Tuesday, August 16, 2011

weight 2

Food is a real issue for me, like several members of my family in fact. I think my sister put it best when she said that we “really like bad food.” What She meant by that was that we love to eat, which is bad enough, but we love terrible things. Rather than having a taste for fancy deserts and high dining we tend to prefer things like double cheeseburgers and croisandwiches. I believe this is probably more true when it comes to me.

I hesitate to so far as to say I am/was addicted to food but it has some striking similarities to chain smokers. When you start to read up on the mindset of a smoker you tend to find a common theme, that being that they see the cigarettes as a little reward. Make it through the first two hours of work, reward. Make it to lunch, reward. Have a stressful conversation, reward. This is much the same approach I took to food. Except I felt the need to reward myself a lot, apparently I had a lot of achievements during a normal day. Starting with waking up. I probably packed 800 calories away before 10am most days. The sick part is how much I thought about that first fix before I got it. Basically from the moment I woke up I was fixated on when the first food break was coming, would it be BK, or McDonalds? Maybe even Steak n Shake, they have amazing hash browns. I would make sure that my stops that morning took me by the restaurant that won the war that day. The first bite of that food was so satisfying it was like a weight off my shoulders. A little bit of relief.

The real ridiculousness comes right after I finished eating, because I would crumble the bag, toss it to the side and immediately start planning on what I was going to get for lunch, the meal forgotten and the excitement of the next filling my mind. It really seems quite sick when I write it down like this, but the only thing I thought about was if I was going to have an energy drink, and how good that would be, or just have a soda and wait for that drink for lunch. What I am really struggling to put into words is just how satisfying eating that food was. Or when I got my hands on a Mexican coke, how the anticipation would make my mouth water, and how I would plan to make a stop in the area in the next few days just to get a few more. I could feel my stress bleed away for a minutes with the food or drink I chose.

I think what made it go from a problem to a borderline addiction was when I decided on an entire criterion for giving myself candy, soda, energy drinks, or fast food depending on what happened in a day. Sell something, food. Angry customer, food. Bad talk with boss, food. Small fight with wife, food. Completed job, food. Are you beginning to see a pattern? I didn’t. Not for a long time.

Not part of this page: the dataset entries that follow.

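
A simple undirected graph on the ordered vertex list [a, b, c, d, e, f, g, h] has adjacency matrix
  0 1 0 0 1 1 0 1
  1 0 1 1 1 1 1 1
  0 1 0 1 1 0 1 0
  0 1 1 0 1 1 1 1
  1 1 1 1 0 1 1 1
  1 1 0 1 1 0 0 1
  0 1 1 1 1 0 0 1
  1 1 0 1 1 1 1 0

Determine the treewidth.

4

A width-4 tree decomposition is:
Bags: B1 = {b, d, e, g, h}  B2 = {b, d, e, f, h}  B3 = {a, b, e, f, h}  B4 = {b, c, d, e, g}
Tree: B1–B2, B2–B3, B1–B4
Every bag has size at most 5, so the width is 5 − 1 = 4 and tw(G) ≤ 4. On the other hand G contains the 5-clique {b, d, e, g, h}. A clique must lie in a single bag of any decomposition, so no decomposition can have width below 4. Hence tw(G) = 4 exactly.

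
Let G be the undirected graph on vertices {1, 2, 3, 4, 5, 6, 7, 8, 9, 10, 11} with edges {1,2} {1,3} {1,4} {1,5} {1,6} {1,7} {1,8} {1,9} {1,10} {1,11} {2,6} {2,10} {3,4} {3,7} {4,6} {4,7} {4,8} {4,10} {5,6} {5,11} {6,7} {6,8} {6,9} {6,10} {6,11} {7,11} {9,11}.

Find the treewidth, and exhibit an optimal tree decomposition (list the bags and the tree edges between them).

Treewidth 3.
Bags: B1 = {1, 6, 9, 11}  B2 = {1, 6, 7, 11}  B3 = {1, 4, 6, 7}  B4 = {1, 4, 6, 10}  B5 = {1, 3, 4, 7}  B6 = {1, 5, 6, 11}  B7 = {1, 2, 6, 10}  B8 = {1, 4, 6, 8}
Tree: B1–B2, B2–B3, B3–B4, B3–B5, B1–B6, B4–B7, B4–B8

The largest bag has 4 vertices, giving width 3; this decomposition certifies tw(G) ≤ 3. Conversely, {1, 3, 4, 7} is a clique of size 4, and the vertices of any clique must share a bag in every tree decomposition; so some bag has ≥ 4 vertices and tw(G) ≥ 3. Therefore the treewidth is 3.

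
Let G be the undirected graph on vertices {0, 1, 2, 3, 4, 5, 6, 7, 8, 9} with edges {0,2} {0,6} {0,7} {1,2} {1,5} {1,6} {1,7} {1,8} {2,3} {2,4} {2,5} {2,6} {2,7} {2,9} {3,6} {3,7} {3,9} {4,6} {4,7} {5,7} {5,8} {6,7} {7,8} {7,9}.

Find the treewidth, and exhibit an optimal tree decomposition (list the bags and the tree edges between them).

Every bag has size at most 4, so the width is 4 − 1 = 3 and tw(G) ≤ 3. Conversely, {1, 5, 7, 8} is a clique of size 4, and the vertices of any clique must share a bag in every tree decomposition; so some bag has ≥ 4 vertices and tw(G) ≥ 3. Combining the bounds, tw(G) = 3.

Treewidth 3.
One such decomposition:
Bags: B1 = {0, 2, 6, 7}  B2 = {1, 2, 6, 7}  B3 = {2, 3, 6, 7}  B4 = {2, 4, 6, 7}  B5 = {1, 2, 5, 7}  B6 = {2, 3, 7, 9}  B7 = {1, 5, 7, 8}
Tree: B1–B2, B1–B3, B1–B4, B2–B5, B3–B6, B5–B7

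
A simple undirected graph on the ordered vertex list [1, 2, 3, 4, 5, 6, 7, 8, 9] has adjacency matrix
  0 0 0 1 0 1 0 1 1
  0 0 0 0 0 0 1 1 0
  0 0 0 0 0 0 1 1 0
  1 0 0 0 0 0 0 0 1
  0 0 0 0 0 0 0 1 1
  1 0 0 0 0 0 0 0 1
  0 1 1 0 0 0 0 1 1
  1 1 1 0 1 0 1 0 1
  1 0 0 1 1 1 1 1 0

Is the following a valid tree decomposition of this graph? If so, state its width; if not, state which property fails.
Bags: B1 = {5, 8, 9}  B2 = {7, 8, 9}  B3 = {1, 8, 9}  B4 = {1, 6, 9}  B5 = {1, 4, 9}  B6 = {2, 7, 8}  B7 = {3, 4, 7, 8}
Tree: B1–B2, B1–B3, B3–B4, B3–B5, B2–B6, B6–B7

A tree decomposition must satisfy three properties: every vertex lies in some bag; for every edge, both endpoints lie together in some bag; and for every vertex, the bags containing it form a connected subtree. Here bags containing vertex 4 are not connected in the tree, so the decomposition is invalid.

No — bags containing vertex 4 are not connected in the tree.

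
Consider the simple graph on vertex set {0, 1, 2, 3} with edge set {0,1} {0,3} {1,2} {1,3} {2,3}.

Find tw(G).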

When I decided it was time to make a change in my life I realized it wasn’t something that could be done by half measures. I had to go all in or not try it all, I tried to do that several times, but as I mentioned earlier if I had something to blame, I did, but something my cousin and uncle did made sense to me, and that is what I am doing now. I haven’t stopped eating all the bad food, but I don’t have 3 Mexican Cokes in 10 minutes anymore.